И потому черные буквы на белом газетном листе кажутся валящимися рядами людей, а перо — оружием, наносящим бумаге рваные раны. В таких, мучительно ощутимых деталях предстает война перед тем, кого лицемеры называли «трусом», — за то, что он был против войны.
Мысли о войне преследуют его. Как и сам Гаршин, как и многие их современники, «трус» пытается постигнуть природу и сущность войн — и не находит ответа. Но он осознает войну как узаконенное убийство людей — и протестует против этого.
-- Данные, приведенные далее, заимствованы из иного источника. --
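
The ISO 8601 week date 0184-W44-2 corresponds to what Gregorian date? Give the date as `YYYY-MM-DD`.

0184-10-26

ISO week 1 of 184 is the week containing the first Thursday of 184.
Week 44, day 2 (Tuesday) lands on 0184-10-26.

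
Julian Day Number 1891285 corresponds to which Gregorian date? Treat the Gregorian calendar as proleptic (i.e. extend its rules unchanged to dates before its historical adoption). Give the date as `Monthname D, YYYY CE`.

January 22, 466 CE

Counting from JDN 2299161 = 15 Oct 1582 gives an offset of -407876 days.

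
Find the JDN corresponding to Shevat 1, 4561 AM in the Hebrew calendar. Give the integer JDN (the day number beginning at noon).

2013643

Equivalently 24 January 801 (proleptic Gregorian).
JDN 2451545 is 1 January 2000 CE (Gregorian); the target day is −437902 days from there, so JDN = 2013643.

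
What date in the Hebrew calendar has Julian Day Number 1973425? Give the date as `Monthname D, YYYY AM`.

The proleptic Gregorian equivalent of JDN 1973425 is 14 December 690.
In the Hebrew calendar that day is Tevet 3, 4451 AM.

Tevet 3, 4451 AM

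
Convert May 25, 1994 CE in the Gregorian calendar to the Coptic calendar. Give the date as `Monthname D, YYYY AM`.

Pashons 17, 1710 AM

Both dates share Julian Day Number 2449498; in the Coptic calendar that is 17 Pashons 1710 AM.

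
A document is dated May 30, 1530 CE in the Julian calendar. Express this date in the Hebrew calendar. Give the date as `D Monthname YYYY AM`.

The source date corresponds to 9 June 1530 in the proleptic Gregorian calendar (JDN 2280040).
That day falls on 4 Sivan 5290 AM in the Hebrew calendar.

4 Sivan 5290 AM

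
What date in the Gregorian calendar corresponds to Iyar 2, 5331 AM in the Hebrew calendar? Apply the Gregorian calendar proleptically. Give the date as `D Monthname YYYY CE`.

Julian Day Number of the source date = 2294982.
Converting JDN 2294982 to the Gregorian calendar gives 7 May 1571 CE.

7 May 1571 CE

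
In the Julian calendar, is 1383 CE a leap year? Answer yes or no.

no

1383 mod 4 = 3, so it is a common year in the Julian calendar.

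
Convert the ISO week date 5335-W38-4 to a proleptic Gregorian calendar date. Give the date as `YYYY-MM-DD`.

5335-09-22

ISO week 1 of 5335 is the week containing the first Thursday of 5335.
Week 38, day 4 (Thursday) lands on 5335-09-22.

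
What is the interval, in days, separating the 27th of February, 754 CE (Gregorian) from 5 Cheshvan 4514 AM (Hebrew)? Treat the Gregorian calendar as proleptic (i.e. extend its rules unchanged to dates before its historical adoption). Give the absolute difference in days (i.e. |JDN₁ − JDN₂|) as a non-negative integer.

139

JDN of the first date = 1996510.
JDN of the second date = 1996371.
|1996371 − 1996510| = 139.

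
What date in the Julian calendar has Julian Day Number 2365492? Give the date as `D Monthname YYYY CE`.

13 May 1764 CE

JDN 2365492 is 24 May 1764 in the Gregorian calendar.
In the Julian calendar that day is 13 May 1764 CE.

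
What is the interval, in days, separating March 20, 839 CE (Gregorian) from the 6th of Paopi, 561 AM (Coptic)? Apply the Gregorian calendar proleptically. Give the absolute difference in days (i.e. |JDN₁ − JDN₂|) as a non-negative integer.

JDN of the first date = 2027577.
JDN of the second date = 2029605.
|2029605 − 2027577| = 2028.

2028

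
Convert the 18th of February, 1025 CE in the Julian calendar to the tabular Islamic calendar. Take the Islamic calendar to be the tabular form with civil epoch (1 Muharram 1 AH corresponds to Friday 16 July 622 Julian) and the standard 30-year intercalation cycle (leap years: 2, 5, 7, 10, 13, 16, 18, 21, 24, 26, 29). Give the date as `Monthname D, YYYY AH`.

Both dates share Julian Day Number 2095488; in the tabular Islamic calendar that is 16 Dhu al-Hijjah 415 AH.

Dhu al-Hijjah 16, 415 AH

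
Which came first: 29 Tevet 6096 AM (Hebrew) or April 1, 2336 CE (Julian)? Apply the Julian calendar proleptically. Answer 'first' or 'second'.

first

First date → JDN 2574279; second date → JDN 2574373.
JDN 2574279 < JDN 2574373, so the first date is earlier.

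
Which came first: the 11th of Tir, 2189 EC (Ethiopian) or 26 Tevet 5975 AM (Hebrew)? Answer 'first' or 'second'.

first

Converting both to JDN: 2523518 vs 2530099; the smaller is the first.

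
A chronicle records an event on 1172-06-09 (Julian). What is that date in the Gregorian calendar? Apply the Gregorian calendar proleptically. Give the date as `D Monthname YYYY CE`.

16 June 1172 CE

For dates in this range the Gregorian date is 7 days ahead of the Julian.
9 June 1172 Julian + 7 days → 16 June 1172 Gregorian.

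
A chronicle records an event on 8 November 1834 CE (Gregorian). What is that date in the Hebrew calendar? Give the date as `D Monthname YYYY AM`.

6 Cheshvan 5595 AM

Julian Day Number of the source date = 2391226.
Converting JDN 2391226 to the Hebrew calendar gives 6 Cheshvan 5595 AM.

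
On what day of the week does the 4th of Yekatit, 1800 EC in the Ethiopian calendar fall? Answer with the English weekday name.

Thursday

In the Gregorian calendar this is 11 February 1808 (JDN 2381459).
2381459 ≡ 3 (mod 7); counting from Monday = 0 gives Thursday.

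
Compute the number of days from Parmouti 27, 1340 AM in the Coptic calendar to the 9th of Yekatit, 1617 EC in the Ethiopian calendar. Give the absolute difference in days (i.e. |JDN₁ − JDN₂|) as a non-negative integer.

JDN of the first date = 2314336.
JDN of the second date = 2314623.
|2314623 − 2314336| = 287.

287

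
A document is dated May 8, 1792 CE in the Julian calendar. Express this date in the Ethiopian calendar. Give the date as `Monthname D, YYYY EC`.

Julian Day Number of the source date = 2375714.
Converting JDN 2375714 to the Ethiopian calendar gives 13 Ginbot 1784 EC.

Ginbot 13, 1784 EC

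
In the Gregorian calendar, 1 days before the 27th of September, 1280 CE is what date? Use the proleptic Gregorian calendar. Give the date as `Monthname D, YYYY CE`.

JDN of the 27th of September, 1280 CE = 2188841.
2188841 − 1 = 2188840.
JDN 2188840 in the Gregorian calendar is September 26, 1280 CE.

September 26, 1280 CE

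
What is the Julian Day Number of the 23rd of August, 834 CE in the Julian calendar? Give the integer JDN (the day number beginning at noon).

2025911

In the proleptic Gregorian calendar the same day is 27 August 834.
JDN 2400001 is 17 November 1858 CE (Gregorian), MJD 0; the target day is −374090 days from there, so JDN = 2025911.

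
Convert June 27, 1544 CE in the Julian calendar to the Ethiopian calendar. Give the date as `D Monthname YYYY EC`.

Both dates share Julian Day Number 2285182; in the Ethiopian calendar that is 3 Hamle 1536 EC.

3 Hamle 1536 EC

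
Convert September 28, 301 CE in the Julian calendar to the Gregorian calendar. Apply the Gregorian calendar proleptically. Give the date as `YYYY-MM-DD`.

The Julian–Gregorian offset here is 1 day (Julian trailing).
28 September 301 Julian + 1 day → 29 September 301 Gregorian.

0301-09-29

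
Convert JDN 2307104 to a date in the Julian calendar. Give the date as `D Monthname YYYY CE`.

The Gregorian equivalent of JDN 2307104 is 14 July 1604.
In the Julian calendar that day is 4 July 1604 CE.

4 July 1604 CE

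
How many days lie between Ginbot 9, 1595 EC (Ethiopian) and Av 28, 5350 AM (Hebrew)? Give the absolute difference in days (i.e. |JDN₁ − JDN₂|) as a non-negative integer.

4642

First date → JDN 2306677; second date → JDN 2302035.
The interval is |2306677 − 2302035| = 4642 days.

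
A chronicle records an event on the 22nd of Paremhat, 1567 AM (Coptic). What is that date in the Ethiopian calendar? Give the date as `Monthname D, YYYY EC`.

Megabit 22, 1843 EC

Both dates share Julian Day Number 2397212; in the Ethiopian calendar that is 22 Megabit 1843 EC.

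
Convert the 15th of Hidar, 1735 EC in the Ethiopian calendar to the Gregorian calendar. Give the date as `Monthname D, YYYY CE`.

Both dates share Julian Day Number 2357638; in the Gregorian calendar that is 22 November 1742 CE.

November 22, 1742 CE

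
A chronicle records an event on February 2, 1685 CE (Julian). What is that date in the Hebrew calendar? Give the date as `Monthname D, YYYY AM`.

Julian Day Number of the source date = 2336537.
Converting JDN 2336537 to the Hebrew calendar gives 8 Adar I 5445 AM.

Adar I 8, 5445 AM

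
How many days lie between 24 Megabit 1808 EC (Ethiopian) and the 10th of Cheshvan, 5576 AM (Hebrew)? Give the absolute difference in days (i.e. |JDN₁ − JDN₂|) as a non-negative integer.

JDN of the first date = 2384431.
JDN of the second date = 2384291.
|2384291 − 2384431| = 140.

140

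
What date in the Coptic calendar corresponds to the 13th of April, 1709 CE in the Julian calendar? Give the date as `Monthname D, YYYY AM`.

The source date corresponds to 24 April 1709 in the Gregorian calendar (JDN 2345373).
That day falls on 18 Parmouti 1425 AM in the Coptic calendar.

Parmouti 18, 1425 AM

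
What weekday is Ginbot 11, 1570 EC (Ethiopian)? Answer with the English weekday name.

In the proleptic Gregorian calendar this is 16 May 1578 (JDN 2297548).
2297548 ≡ 1 (mod 7); counting from Monday = 0 gives Tuesday.

Tuesday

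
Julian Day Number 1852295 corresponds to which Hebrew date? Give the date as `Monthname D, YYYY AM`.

Iyar 9, 4119 AM

JDN 1852295 is 24 April 359 in the proleptic Gregorian calendar.
In the Hebrew calendar that day is Iyar 9, 4119 AM.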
«Трус» — название сатирическое. «Трус» против войны, но он не остался с теми, кто возбуждал в других «боевой дух», сидя в ресторациях на Невском. Он смелый человек. Он не боится гибели. Вместе с тысячами «других» он идет на войну. И погибает.
Господа офицеры из завсегдатаев военных и гражданских борделей, имевшие несчастье заразиться сифилисом, обитали в одной из палат петербургского Николаевского госпиталя. Пьянствовали. Играли в карты. Скандалили.
Соседняя палата, в которой лежал Гаршин, считалась тихой. Здесь тоже играли в карты, но без скандалов и мордобития. Зато здесь разговаривали о службе — о представлении к чинам, кознях штабного начальства и о том, как какой-нибудь поручик «поддел» адъютанта или командира.
Гаршина положили в госпиталь на освидетельствование. Ссылаясь на больные нервы и рану в ноге, он просил уволить его в отставку из армии. Выбор был сделан. В госпитале под пьяные вопли одичавших от скуки поручиков («что за монстры… почти исключительно существуют» «в военной службе»!), под бесконечное переливание пустопорожних «служебных» разговоров («офицерство надоело хуже горькой редьки») Гаршин закончил «Труса».
…Просьба об отставке была заказана писарю. Гаршин шел по хмурым осенним улицам, радостный от ясной убежденности, что поступил правильно. Липкая, удушливая тоска трехнедельного госпитального заточения позади. В памяти осталась только вереница типов — никчемных и своеобразных, пустых и погубивших свой дар, — переплетение черт, черточек, штрихов. Да в сердце осталась приятная, легкая теплота, словно солнечный зайчик пробежал по сердцу: в госпитале Гаршина навещали студентки-медички, и среди них была одна — Надежда Михайловна Золотилова, Надя. Такая славная!..
Дни были заняты делами: Гаршин начал ходить на лекции в университет, снова давал уроки, помогал Герду в составлении «Определителя птиц Европейской России». И писал. Много и успешно. В труде снова пришла уверенность: только литература — его призвание.
Гаршин шел в «Отечественные записки». Он пощупал рукой карман, аккуратно свернутую пачку бумаги. Представил себе, как войдет сейчас в кабинет к человеку со строгими, пронзающими и добрыми глазами, положит перед Михаилом Евграфовичем новый рассказ — «Трус». И будет волноваться — он отдал долг. И будет знать — долг отдан не сполна: давно задуманная книга «Люди и война» еще не начата.